わたしの家はひいおじいちゃんの代からのカトリックの家族で、わたしが4代目になります。家族構成は両親と、姉、兄、兄、わたし、弟という5人兄弟です。わたしは生まれて2ヶ月目に洗礼を授かっています。父は祖父と共に兄弟4人(元は6人。末の妹、弟は戦死)で、江東区の下町に小さな鉄工場を営んでおりました。みな工場の近所に住んでいて、それぞれの家族に6人、5人、5人、4人、の子どもがおり、それがみな、日曜日には本所教会(墨田区)に集まったわけですから、稲川という名前の子どもが、20人近くミサに来ていたことになります。主任司祭の下山正義神父さまは、認識と呼称の便宜のために、長男の巌さんを稲川A、次男の進(わたしの父)を稲川B、三男の保朗さん(稲川保明神父さんのお父さん)を稲川C、四男の栄治さんを稲川D、と呼んでいました。その呼び名は信者の間にも浸透していて、今でも本所教会の古い信者さんに会うと、「神父さんは、Bさんの子どもですか、Cさんの子どもですか?」とか言われたりします。「わたしはBの4で、稲川保明神父さんはCの1です。わたしより7つ年上です」というような使い方で、説明のために便利でした。今は4人とも神のもとに召されています。

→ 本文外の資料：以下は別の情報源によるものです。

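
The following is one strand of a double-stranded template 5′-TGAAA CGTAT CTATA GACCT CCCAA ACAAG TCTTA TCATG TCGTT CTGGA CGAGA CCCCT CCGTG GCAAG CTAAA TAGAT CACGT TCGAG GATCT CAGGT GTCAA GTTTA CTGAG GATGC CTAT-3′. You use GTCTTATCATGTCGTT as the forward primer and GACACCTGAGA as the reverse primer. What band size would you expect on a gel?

Forward primer GTCTTATCATGTCGTT is found on the top strand at positions 30–45.
Reverse complement of the reverse primer: TCTCAGGTGTC. This occurs on the top strand at positions 93–103.
Amplicon spans positions 30–103: 74 bp.

74 bp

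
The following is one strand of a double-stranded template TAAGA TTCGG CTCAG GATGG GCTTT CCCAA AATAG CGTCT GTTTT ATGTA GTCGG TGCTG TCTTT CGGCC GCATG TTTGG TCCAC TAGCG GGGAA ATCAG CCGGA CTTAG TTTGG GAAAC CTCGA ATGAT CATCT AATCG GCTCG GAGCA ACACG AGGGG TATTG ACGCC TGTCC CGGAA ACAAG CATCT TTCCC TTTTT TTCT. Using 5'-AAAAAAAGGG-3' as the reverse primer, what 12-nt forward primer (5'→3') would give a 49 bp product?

The reverse primer's reverse complement CCCTTTTTTT matches the template at positions 193–202, so the product ends at position 202.
A 49 bp product then starts at position 202 − 49 + 1 = 154.
The forward primer is identical to the top strand there: CGAGGGGTATTG.

5'-CGAGGGGTATTG-3'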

さて、父は熱心な信者でしたので、家族全員を毎週ミサに連れて行きました。子どものわたしにとってミサは、行かなくてよいならその方が嬉しい、という感じのものでした。小学校1年生の時に、下山神父さんがわたしに「圭三、お前神父になれ」と言われました。「なる」と言ったら、皆が喜んでくれるだろうなと思ったのを覚えています。でも、(だからといって自分がなる、というのはちょっと違う)、という感じでした。小学校3年生の時、下山神父さんが、「圭三、お前神父になれ。なるんだったら、ヨーロッパの旅行に連れて行ってやるゾ」と言いました。「行きたいなあ」と思いましたが、でも、(だからといって自分がなる、というのはちょっと違う)、という感じでした。

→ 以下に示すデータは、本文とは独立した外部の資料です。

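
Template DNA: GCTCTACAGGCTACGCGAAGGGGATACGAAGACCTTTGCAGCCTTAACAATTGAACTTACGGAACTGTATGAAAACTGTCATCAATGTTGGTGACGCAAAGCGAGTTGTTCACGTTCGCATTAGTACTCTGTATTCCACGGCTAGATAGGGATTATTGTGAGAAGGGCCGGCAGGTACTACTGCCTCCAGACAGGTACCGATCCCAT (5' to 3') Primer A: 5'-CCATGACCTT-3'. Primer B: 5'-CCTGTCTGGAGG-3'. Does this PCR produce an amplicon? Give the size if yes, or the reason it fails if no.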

土曜日の午後「要理教室」という教会学校があり、3時半に始まり、夕方5時のミサに与って終了というプログラムでした。翌日の日曜日もミサに与りましたから、毎週2回ミサに与っていたことになります。中学生位までは、毎週のミサで侍者をしていました。高校生位の頃でしょうか、こう思ったのを覚えています。「教会は、何かするべきことがあるならその場にいられるのだけど、することがないと、その場にいられないんだよなあ・・・」。その頃、確かにそう思いました。そのことを今でもはっきり覚えています。高2の頃だと思いますが、突然下山神父さまが「お前を典礼委員に任命する」と言われたのです。でも、典礼部会があったわけではなく、もう一人大学生の方だったかが同時に任命されて、「一緒に何かやれ」、ということだったのでしょうか。今考えると「するべきことをする」機会は作っていただいていたのだなと思います。ところが、その方と一回会って、「どうしようか」と相談しただけで、あとは本当に何もしませんでした。数年後に下山神父さまに、「お前は、本当に何もやらなかったな」と言われました。

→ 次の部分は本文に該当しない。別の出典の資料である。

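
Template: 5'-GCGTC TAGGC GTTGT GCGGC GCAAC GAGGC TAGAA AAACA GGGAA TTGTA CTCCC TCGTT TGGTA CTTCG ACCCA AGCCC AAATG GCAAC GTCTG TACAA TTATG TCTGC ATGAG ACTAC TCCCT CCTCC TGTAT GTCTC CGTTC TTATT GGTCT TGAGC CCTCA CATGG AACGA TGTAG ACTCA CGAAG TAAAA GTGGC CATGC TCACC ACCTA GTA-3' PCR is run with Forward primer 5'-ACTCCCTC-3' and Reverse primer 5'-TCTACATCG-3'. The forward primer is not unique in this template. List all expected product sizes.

132 bp, 63 bp

The forward primer ACTCCCTC matches the top strand at positions 50–57, 119–126.
The reverse primer's reverse complement is CGATGTAGA, matching at positions 173–181.
Each forward site pairs with the reverse site to give a product ending at position 181: sizes 132, 63 bp.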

わたしの子どもの頃の本所教会は、バザーもなく、教会学校のキャンプもなく、信徒会館もありませんでした。でも、青年会、姉妹会はあり、姉妹会は売店の本などの販売を任されていました。青年会では月1回要理セミナーという講座を開いて、イエズス会のアルムブルスター神父さまにご指導を仰いでいました。また、何か社会に貢献できることをということで、年に1回くらい、先輩たちと一緒に献血に行ったのを覚えています。本所教会の最大の行事は、毎年2月5日の最寄りの日曜日に行われる、「日本二十六聖人奉祝記念祭」でした。午前中にグレゴリアンミサ。ミサ後、参加者に「お弁当」と「おでん」のお昼が振る舞われて、午後にキリシタンについての講演会があり、ベネディクションがあって、最後に「福引き」があって夕方頃終わるという、ちょっと昭和っぽいところのある、大きな行事でした。カトリック新聞にも広告を出して全国に呼びかけたので、遠方からの参加も多かったのです。そんな際、何かと青年会、姉妹会に仕事が割り振られてきました。大学は千葉大学に通いました。所属していたギター部の仲間の下宿を泊まり歩いて、日曜日に教会に行かない日が増えました。久しぶりに教会に行った時、下山神父さまに「圭三くん」と呼ばれたことがありました。わたしが自分の中に、何か教会との距離を身につけてしまっていたのでしょう。今考えると悲しくて涙が出ます。

小学校の教員になって、社会の固い現実に触れた時、教会の中に本当のものがあると気付くようになり、親が行くからではなく、自分の意志でミサに与るようになりました。24~5歳のことだと思います。そんな頃のある日曜日、夜のミサに与っていて、侍者がおらず下山神父さまお一人でした。その時、心の中に(自分はここにいて、侍者をすることが出来るのに、なぜしないのだ?)という声があって、「出来るのなら、するべきだ」と思って、ミサの途中からですが、香部屋に入って、侍者服に着替えて侍者の奉仕をしました。数年振りでしたが、この時からまた侍者を再開することになりました。「お前の侍者は、まだ10年早い」と言われながらお仕えし、「カトリック信徒として恥ずかしくない、立派な教師になれ」と言われ、「教会委員会で働け」と言われ、最後に三度目になりますが、「圭三、お前神父になれ」と言われました。その問いかけに「はい」と答えるには更に数年を要したのですが、今振り返ってみると、本当にいろいろと声をかけていただいていたのだと気付かされます。9年間努めた教員をやめて、神学校に行く決心をした時の考えは「良いことだったら、するべきだ」というようなものでした。「司祭になりたい」という強い希望があったわけではありません。また司祭になることが、「良いこと」とわかっていても、何がどう良いのか、自分でも分からずに神学校に行ったのです。でもそれは下山神父さまが、「行け」と言ってくださったからです。

今年、司祭叙階丸20年を迎え、先日麻布教会の皆さんにお祝いいただきました。本当にありがとうございました。20年経った今、高校生の時に思ったことを改めて考えてみました。「教会は、何かするべきことがあるならその場にいられるのだけど、することがないと、その場にいられないんだよなあ・・・」これです。わたしは「何かするべきこと」というのが分かってきました。それは「祈ること」です。人に「神さまがあなたと共におられます」と祈り「キリストがあなたの中に復活しておられます」と祈ることです。そして、目に見える人だけでなく、その人に関わりのあるすべての霊であるいのちの皆さんに向けても、祈らなくてはならないと分かってきました。そしてその「するべきこと」が、本当は自分の「したいこと」なのかも知れません。でも、まだよく分かっていないのです。この先、分かるのか分からないのか分かりませんが、今は分からせていただいた「するべきこと」をさせていただきたいと思っています。

「神さまがあなたと共におられます」

「キリストがあなたの中に復活しておられます」

教会だけでなく、人のいない所でも、雑踏でも、「するべき祈り」を分からせていただいたので、どこであっても、「その場にいる」ことができるようになりました。